第三のポルシェの体験は、購入することになった、ポルシェ・パナメーラ4Sである。第二のポルシェ体験以降、ポルシェに対する憧憬は日々膨らみ続け、常々抱き続けることとなる。幼少期の頃から、ポルシェのエンジンサウンドが脳内に刷り込まれていたせいか、街で空冷ポルシェの後ろを走るような機会があれば、ウインドウを降ろし、エンジン音に耳を傾けていた。そして、47歳にしてパナメーラではあるが、遅ればせながらポルシェオーナーとなった。
ポルシェ購入前はジャガーXJ4.0エクゼクティブ(X308)を所有していた。惚れ惚れするようなボディラインを持つ、ブリティッシュグリーンのジャガーXJはかなり気に入っていた。ジャガーの前はBMW318iMスポーツ(E46)であった。ドイツ車からの英国車の乗り換えた時の第一印象は、両国の自動車文化の違いというべきか、クルマ作りの到達点が別の方向にあるということであった。
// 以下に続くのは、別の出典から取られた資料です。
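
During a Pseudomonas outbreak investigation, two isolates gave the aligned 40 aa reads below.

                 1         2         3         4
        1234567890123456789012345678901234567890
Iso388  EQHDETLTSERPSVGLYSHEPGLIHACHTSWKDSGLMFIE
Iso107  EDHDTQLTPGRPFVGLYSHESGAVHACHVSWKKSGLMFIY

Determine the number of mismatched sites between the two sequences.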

英国車の場合、と言ってもジャガーXJ(X308)に限定した印象(王室御用達の車でもあるし、英国車の特徴を凝縮した代表格と言っても間違いではないと思う)ではあるが、操舵性のストレスを減らし、軽快感を演出するために必要なメカニズムを加算するのではなく、メカニズムをシンプルにすることによって軽快感を作り出しているような印象を覚えた。
それゆえに、ドイツ車と比較すると、その乗り味の軽快感に、時としてチープな印象を抱いたのではあるが、それは日本車のような、販売価格帯の縛りゆえのチープさではなく、ある意味慣れてくると優しさや奥行き感のある日本車には無い余裕というべきか、それはそれで許容できるような印象を抱くに至った感がある。
逆にドイツ車は、メカニズムを加算することで、特有の乗り味を作り出している。そのため、軽やかさ薄くなるが、運手時の安定感や信頼性につながる。どちらが良いか、それは個人の好みによって異なるが、両者それぞれ良い面を持っている。
とは言っても、いざパナメーラを運転してみると、ボディ剛性、ブレーキ性能、走行性能と機械としての完成度では、隔世の感を覚えるほどパナメーラは圧倒的であった。
購入に際しては、970パナメーラの場合、ノーマルの3.6Lエンジンではアウディ製エンジンと聞いていたため、ポルシェ製4.8Lエンジン搭載車と決めていた。パナメーラのエンジンは、そのボディ剛性感同様に極めて堅牢な金属で作られている印象を持つ。シリンダー内で起こる激しい爆発をものともせず封じ込め、高効率的に動力に変換する装置というべきか、運転していてもエンジンの作り込みにおける、ドイツ的な堅牢性を感じずにはいられない。これが、昔から言われているポルシェ製のエンジンの醍醐味であるのだろうか、少なくとも実走行をしながら、ポルシェの「味」を体感することができた。
電子制御が進み、ポルシェも40年前のエンジンの制御機構は現在と様変わりしたであろうが、パナメーラでもアクセルを高回転域にまで回した時に発する、幼少時に聞いた、あの凶暴性を秘めたエンジン音は健在であった。なぜか、ポルシェという車は、そのエンジン音も含めて、華燭はないが、目的に特化された、その目的が到達した先にある機械の美しさが持つ、例えば軍用車両や兵器の美しさのような特有の色気を持っているような気がしないでもない。
近年は燃費を稼ぐためだろうか、もちろん技術の進化によってボディ剛性を犠牲にした軽量化ではないが、乗り手の感触としては、その軽量化が高級感や機械としての魅力を失ってしまっている感が否めない。メルセデスやBMWといったドイツ車においても、ドアを閉めた時の感触や走りの質感がモデルチェンジの度毎に安っぽくなってきている。
2018年はポルシェ誕生70周年の記念イヤーとのこと。長い年月を経て、その間に幾度かのモデルチェンジを繰り返しても、ポルシェはポルシェらしさを失っていなかった。消えない魅力を今も持ち続けているからこそ、モデルチェンジを経てもファンを魅了し続けるのであろう。